The long view

The long view October 16, 2015

 I am reading a fine collection of essays entitled Christianity and the Disciplines, which invites scholars from many fields to address two questions:

  1. Methodologically, what shifts might occur in your subject and the study of your subject if Christianity were taken as true?
  2. Substantively, what transformations might be seen in your subject area if the truth of Christianity were to penetrate those like yourselves who study and engage with the subject? (3-4)

I’ll post a review of the book later. For now, I want to highlight a salient point raised by the late Mervyn Davies, a scholar of Newman who, like Paul Shrimpton, understood the real genius of Newman’s understanding of the university.

In his essay “Newman’s Challenge to the Contemporary University,” Davies points to Newman’s long view of university education as building human beings, not servile actors in an economic order. Like Shrimpton, he emphasizes Newman’s hope for a university that balanced the role of the professor as a lecturer and expert in a field, and the role of the tutor as a formator who challenged young people to reach their fullest God-given potential. The university is thus a meeting place of persons, not merely a “knowledge ATM” (my term) from which one can withdraw whatever the market demands at the moment.

The relinquishing of theology in the modern university–Newman criticized this move at the University of London, for example– is due largely to the misunderstanding of what constitutes theology as a discipline concerned ultimately with the truth of things. Davies points to an early essay of Newman in which he critiques the view that “[r]eligion consists, not in knowledge, but in feelings or sentiment.” The trajectory of this view has been disastrous, because it evacuates from disciplinary research the possibility of speaking intelligently about ultimate things.

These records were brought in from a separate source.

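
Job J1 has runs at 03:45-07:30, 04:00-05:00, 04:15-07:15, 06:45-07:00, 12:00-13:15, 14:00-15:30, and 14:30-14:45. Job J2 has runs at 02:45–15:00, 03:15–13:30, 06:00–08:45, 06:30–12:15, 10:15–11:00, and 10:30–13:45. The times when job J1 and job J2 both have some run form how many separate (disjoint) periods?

A, merged: 03:45-07:30, 12:00-13:15, 14:00-15:30.
B, merged: 02:45-15:00.
A ∩ B = 03:45-07:30, 12:00-13:15, 14:00-15:00.
That is 3 disjoint pieces.

3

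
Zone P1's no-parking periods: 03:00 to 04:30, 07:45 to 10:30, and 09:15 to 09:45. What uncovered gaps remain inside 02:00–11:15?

02:00-03:00, 04:30-07:45, 10:30-11:15

Covered (merged): 03:00-04:30, 07:45-10:30.
Gaps within 02:00-11:15: 02:00-03:00, 04:30-07:45, 10:30-11:15.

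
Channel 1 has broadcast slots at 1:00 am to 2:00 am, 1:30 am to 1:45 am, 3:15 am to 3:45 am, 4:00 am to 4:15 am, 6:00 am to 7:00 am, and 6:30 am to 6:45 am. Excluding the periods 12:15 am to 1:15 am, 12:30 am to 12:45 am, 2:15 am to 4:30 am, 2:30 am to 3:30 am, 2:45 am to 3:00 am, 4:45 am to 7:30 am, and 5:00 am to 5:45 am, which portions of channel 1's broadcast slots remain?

1:15 am–2:00 am

A, merged: 1:00 am–2:00 am, 3:15 am–3:45 am, 4:00 am–4:15 am, 6:00 am–7:00 am.
B, merged: 12:15 am–1:15 am, 2:15 am–4:30 am, 4:45 am–7:30 am.
1:00 am–2:00 am with B removed leaves 1:15 am–2:00 am.
3:15 am–3:45 am lies entirely inside B → drops out.
4:00 am–4:15 am lies entirely inside B → drops out.
6:00 am–7:00 am lies entirely inside B → drops out.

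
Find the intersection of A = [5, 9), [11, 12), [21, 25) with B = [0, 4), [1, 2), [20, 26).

[21, 25)

B, merged: [0, 4), [20, 26).
[5, 9): no overlap with the second set.
[11, 12): no overlap with the second set.
[21, 25) meets the second set on [21, 25).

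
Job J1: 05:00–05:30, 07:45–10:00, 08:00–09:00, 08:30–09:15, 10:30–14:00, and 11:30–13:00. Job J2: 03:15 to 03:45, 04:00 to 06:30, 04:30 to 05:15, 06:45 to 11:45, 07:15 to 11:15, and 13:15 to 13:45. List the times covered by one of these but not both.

03:15–03:45, 04:00–05:00, 05:30–06:30, 06:45–07:45, 10:00–10:30, 11:45–13:15, 13:45–14:00

A, merged: 05:00–05:30, 07:45–10:00, 10:30–14:00.
B, merged: 03:15–03:45, 04:00–06:30, 06:45–11:45, 13:15–13:45.
A \ B = 11:45–13:15, 13:45–14:00.
B \ A = 03:15–03:45, 04:00–05:00, 05:30–06:30, 06:45–07:45, 10:00–10:30.
Union of the two gives the symmetric difference.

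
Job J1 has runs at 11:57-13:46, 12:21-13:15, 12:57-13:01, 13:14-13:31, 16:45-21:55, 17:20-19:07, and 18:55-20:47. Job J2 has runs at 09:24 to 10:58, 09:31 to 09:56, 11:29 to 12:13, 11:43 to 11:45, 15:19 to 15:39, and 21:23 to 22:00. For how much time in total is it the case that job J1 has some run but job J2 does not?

6 h 11 min

Merge the first list: 11:57–13:46, 16:45–21:55.
Merge the second list: 09:24–10:58, 11:29–12:13, 15:19–15:39, 21:23–22:00.
A \ B = 12:13–13:46, 16:45–21:23.
Total: 1 h 33 min + 4 h 38 min = 6 h 11 min.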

One fallout of this state of affairs has been the siege mentality espoused by some Christians. Davies points to Adrian Hastings’ book A History of English Christianity 1920-1990in which the author describes three possible responses: despairing of ultimate meaning; withdrawing into a private, religious sphere (which sounds much like the much-discussed Benedict option); and–the one Davies prefers–taking the long view of “the ultimate redeemability of things, despite evidence to the contrary” (24).

The third option is the hardest for any university, let alone the entire system of Catholic higher education. But the new evangelization demands it.